The plastic drugstore bag containing the CD was lying on the floor near Carmody’s overturned table. The woman scooped up the bag without breaking stride. As she went by Carmody, who was now on the floor and huddled behind the overturned table, she fired at him again, just a quick shot in passing. Diane heard Carmody cry out in pain.
The woman proceeded down the short hallway, now running full out in long strides. She slammed through the back door.
Diane, who was wearing a Kevlar vest, felt as if she’d been kicked in the chest by a mule. She shook off the shock and pain, and screamed into her mic, “Harris! The woman in the baseball cap. She shot Carmody and Hunter. She’s in the alley. Thayer, she’s in the alley. Thayer, she’s coming your way.” Harris started yelling but Diane kept talking. “Hunter’s down. Hunter’s hit bad,” she screamed.
Carmody flung the table off him as Diane was talking. He and Diane made eye contact. Diane saw blood coming from a shallow wound on the side of Carmody’s neck. Diane’s eyes scanned the floor for her weapon. Her gun was closer to Carmody than it was to her. Still lying on the floor, she lunged for her weapon, but Carmody reached it first. He stood up and aimed Diane’s service weapon at her unprotected head.

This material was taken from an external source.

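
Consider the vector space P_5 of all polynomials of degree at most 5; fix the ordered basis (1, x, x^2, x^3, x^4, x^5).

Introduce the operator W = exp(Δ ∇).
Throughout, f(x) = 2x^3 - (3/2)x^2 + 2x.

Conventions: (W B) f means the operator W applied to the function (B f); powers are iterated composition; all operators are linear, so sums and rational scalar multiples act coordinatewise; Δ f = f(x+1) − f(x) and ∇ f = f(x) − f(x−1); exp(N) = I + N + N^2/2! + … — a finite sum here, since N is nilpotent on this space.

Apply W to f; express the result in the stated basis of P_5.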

Diane knew Carmody was going to kill her— but he didn’t. Instead he said very quietly, “Stay there and don’t follow me.” Then he ran toward the back door and pushed through it.

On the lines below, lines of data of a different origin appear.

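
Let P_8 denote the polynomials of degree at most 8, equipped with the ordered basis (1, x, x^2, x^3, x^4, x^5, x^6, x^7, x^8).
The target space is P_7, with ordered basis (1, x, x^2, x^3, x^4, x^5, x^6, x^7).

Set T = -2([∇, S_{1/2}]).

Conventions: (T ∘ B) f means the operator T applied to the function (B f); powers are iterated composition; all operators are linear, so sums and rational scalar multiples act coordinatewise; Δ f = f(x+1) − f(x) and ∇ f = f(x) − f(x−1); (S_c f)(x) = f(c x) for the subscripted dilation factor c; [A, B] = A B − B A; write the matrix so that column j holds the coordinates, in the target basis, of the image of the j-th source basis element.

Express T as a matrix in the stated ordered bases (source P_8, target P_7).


the matrix is [[0, 1, -3/2, 7/4, -15/8, 31/16, -63/32, 127/64, -255/128]; [0, 0, 1, -9/4, 7/2, -75/16, 93/16, -441/64, 127/16]; [0, 0, 0, 3/4, -9/4, 35/8, -225/32, 651/64, -441/32]; [0, 0, 0, 0, 1/2, -15/8, 35/8, -525/64, 217/16]; [0, 0, 0, 0, 0, 5/16, -45/32, 245/64, -525/64]; [0, 0, 0, 0, 0, 0, 3/16, -63/64, 49/16]; [0, 0, 0, 0, 0, 0, 0, 7/64, -21/32]; [0, 0, 0, 0, 0, 0, 0, 0, 1/16]] (rows listed top to bottom)

image of 1: 0
image of x: 1
image of x^2: x - 3/2
image of x^3: (3/4)x^2 - (9/4)x + 7/4
image of x^4: (1/2)x^3 - (9/4)x^2 + (7/2)x - 15/8
image of x^5: (5/16)x^4 - (15/8)x^3 + (35/8)x^2 - (75/16)x + 31/16
image of x^6: (3/16)x^5 - (45/32)x^4 + (35/8)x^3 - (225/32)x^2 + (93/16)x - 63/32
image of x^7: (7/64)x^6 - (63/64)x^5 + (245/64)x^4 - (525/64)x^3 + (651/64)x^2 - (441/64)x + 127/64
image of x^8: (1/16)x^7 - (21/32)x^6 + (49/16)x^5 - (525/64)x^4 + (217/16)x^3 - (441/32)x^2 + (127/16)x - 255/128
each image's coordinates form column j of the matrix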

Diane struggled to get to her feet, slipping once in the blood that had come from her partner’s head, and stood up. She checked the carotid artery in Hunter’s throat; he was dead. She started toward the back door but stopped and pivoted, reached down, and took Hunter’s gun from his shoulder holster— then she ran for the back door. She hit the door hard, her arm out in front of her like she was straight-arming a tackler, and bounced back. Carmody had blocked the door from the outside. She found out later he had shoved a Dumpster in front of the door.
Diane noticed for th
e first time that Harris’s voice was inside her head. He was screaming the names of the two agents in the alley. He was screaming for other agents to get to the back of the restaurant, to block off the alley’s exits. He was screaming like his career was on fire.

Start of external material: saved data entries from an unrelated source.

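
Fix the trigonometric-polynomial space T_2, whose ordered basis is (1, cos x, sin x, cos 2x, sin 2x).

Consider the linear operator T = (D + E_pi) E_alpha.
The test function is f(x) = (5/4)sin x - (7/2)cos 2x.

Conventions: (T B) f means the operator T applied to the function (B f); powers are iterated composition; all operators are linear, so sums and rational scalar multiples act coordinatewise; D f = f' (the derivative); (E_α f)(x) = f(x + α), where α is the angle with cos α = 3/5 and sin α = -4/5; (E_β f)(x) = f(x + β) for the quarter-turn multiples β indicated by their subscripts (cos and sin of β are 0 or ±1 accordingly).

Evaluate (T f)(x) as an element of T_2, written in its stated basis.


E_alpha f = -cos x + (3/4)sin x + (49/50)cos 2x - (84/25)sin 2x
D E_alpha f = (3/4)cos x + sin x - (168/25)cos 2x - (49/25)sin 2x
E_pi E_alpha f = cos x - (3/4)sin x + (49/50)cos 2x - (84/25)sin 2x
(D + E_pi) E_alpha f = (7/4)cos x + (1/4)sin x - (287/50)cos 2x - (133/25)sin 2x

g(x) = (7/4)cos x + (1/4)sin x - (287/50)cos 2x - (133/25)sin 2x


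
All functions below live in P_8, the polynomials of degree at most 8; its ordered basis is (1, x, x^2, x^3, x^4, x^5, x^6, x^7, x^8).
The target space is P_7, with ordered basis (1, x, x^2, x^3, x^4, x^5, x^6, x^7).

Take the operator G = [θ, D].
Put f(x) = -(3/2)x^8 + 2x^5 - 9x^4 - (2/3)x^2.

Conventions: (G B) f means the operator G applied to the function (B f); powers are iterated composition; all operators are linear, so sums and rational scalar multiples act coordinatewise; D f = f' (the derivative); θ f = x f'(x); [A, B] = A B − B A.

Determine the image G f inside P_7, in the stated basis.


D f = -12x^7 + 10x^4 - 36x^3 - (4/3)x
θ D f = -84x^7 + 40x^4 - 108x^3 - (4/3)x
θ f = -12x^8 + 10x^5 - 36x^4 - (4/3)x^2
D θ f = -96x^7 + 50x^4 - 144x^3 - (8/3)x
[θ, D] f = 12x^7 - 10x^4 + 36x^3 + (4/3)x

g(x) = 12x^7 - 10x^4 + 36x^3 + (4/3)x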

Diane ran to the front of the restaurant and out the front door. To reach the alley, she had to go fifty yards to the end of the block, turn the corner, and then go another twenty yards to the mouth of the alley. She saw Harris and two other agents turn the corner, sprinting toward the entrance to the alley. Diane began to run.
The sidewalk was crowded with civilians, shoppers and produce vendors. They had just seen a group of armed men come rushing out of nearby buildings and vans, and now they saw Diane running toward them, yelling “Federal agent,” a pistol in her hand. The civilians began to scatter, screaming, knocking over carts and baskets. Dead fish spilled onto the sidewalk.